Enseignant dans un collège de province et marathonien, Matus est un sexagénaire aussi vindicatif qu’idéaliste qui vénère plus que tout le drapeau mexicain et rêve de rattacher le Texas à la république fédérale. Dans ses harangues patriotiques, il appelle les Mexicains à se mobiliser sous sa bannière. À l’origine de ce formidable élan de reconquête de la dignité nationale, Matus institue un corps expéditionnaire : ce sera l’Armée illuminée.

Le généralissime Matus part belle et bien à la reconquête de Fort Alamo à la tête de son armée improvisée : cinq adolescents un peu simplets convaincus de leur devoir et de la noblesse de l’épreuve : Cerillo abandonné par sa mère dans l’espoir qu’il devienne un héros, le Gros Comodoro, espèce de Sancho Pança glabre et tourneboulant, El Milagro, miraculeusement rescapé d’un accident de la route danslequel il a perdu toute sa famille, Ubaldo l’artiste du groupe et la très lunatique Azucena, qui à elle seule joue tous les rôles féminins – dulcinée de Comodoro, mère de Cerillo, infirmière de l’armée…
Les forces de Matus embarquées sur une charrette à foin que tire une mule indocile n’ont pas oublié les vieux fusils, les friandises, un précieux manuel du soldat et tout le fourniment. Et voilà que commence l’épopée pleine d’ardeur des « Illuminés » – une quête magistrale et dérisoire, mêlant indissociablement le réel et l’imaginaire, dans la veine prodigieuse d’El ultimo lector.
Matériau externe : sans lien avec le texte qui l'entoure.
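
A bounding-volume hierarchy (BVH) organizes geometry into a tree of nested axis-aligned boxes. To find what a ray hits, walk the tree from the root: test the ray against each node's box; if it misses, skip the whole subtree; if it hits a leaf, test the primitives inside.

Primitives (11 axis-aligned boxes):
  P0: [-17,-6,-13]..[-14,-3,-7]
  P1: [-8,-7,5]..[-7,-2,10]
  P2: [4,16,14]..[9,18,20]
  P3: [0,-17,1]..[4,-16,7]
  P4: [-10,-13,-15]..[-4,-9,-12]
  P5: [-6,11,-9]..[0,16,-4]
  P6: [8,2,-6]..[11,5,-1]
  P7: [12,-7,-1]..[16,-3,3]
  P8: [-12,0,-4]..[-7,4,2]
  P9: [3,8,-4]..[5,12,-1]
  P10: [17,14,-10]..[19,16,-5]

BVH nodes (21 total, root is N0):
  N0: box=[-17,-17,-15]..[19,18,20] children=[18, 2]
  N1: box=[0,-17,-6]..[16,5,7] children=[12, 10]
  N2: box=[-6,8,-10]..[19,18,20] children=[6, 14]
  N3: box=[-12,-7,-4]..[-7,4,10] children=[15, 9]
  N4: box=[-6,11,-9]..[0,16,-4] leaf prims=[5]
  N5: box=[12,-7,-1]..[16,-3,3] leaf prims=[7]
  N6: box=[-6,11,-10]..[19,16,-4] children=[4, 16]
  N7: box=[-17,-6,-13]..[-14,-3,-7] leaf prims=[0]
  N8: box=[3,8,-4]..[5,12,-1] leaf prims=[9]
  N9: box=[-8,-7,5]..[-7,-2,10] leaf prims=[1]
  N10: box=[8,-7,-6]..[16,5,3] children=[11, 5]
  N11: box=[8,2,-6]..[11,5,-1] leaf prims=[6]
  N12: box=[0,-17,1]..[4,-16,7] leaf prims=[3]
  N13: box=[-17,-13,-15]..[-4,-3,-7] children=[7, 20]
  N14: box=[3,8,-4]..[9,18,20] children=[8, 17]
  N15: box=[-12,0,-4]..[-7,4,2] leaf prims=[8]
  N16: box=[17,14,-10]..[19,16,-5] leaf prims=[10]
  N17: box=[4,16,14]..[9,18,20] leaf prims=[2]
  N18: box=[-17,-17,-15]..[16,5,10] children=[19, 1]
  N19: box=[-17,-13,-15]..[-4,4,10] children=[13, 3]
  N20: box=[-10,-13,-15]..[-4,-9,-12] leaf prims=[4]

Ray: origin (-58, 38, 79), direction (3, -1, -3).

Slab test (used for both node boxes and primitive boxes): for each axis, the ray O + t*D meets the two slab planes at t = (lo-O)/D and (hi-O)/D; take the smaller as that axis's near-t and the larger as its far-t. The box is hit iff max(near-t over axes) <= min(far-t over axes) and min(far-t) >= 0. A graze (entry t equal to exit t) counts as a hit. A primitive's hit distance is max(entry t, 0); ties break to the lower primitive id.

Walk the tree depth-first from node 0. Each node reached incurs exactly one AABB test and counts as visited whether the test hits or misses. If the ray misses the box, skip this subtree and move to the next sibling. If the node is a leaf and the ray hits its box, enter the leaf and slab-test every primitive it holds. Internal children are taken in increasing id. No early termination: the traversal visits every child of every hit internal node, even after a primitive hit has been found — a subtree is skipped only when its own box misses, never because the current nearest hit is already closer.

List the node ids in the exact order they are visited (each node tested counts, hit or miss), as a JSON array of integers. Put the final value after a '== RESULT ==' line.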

Chez Toscana, la distorsion du réel – qu’il manie ici encore avec une maîtrise époustouflante – ne relève pas du fantastique : le possible est simplement repoussé dans ses limites, poussé à l’extrême, tout comme le sont ses personnages. Aussi a-t-on constamment l’impression de rêver, lors même que tout est réaliste, tout est « vrai ». Cette vérité-là n’est pas gratuite, c’est elle qui soutient le refus de l’impérialisme yankee, des modes européennes, l’exaltation des pauvres, des simples, leur droit à la dignité, sans complaisance, sans mélodrame, sans niaiserie, et donne une actualité saisissante à cette œuvre pleine de poésie, qui sonne remarquablement juste.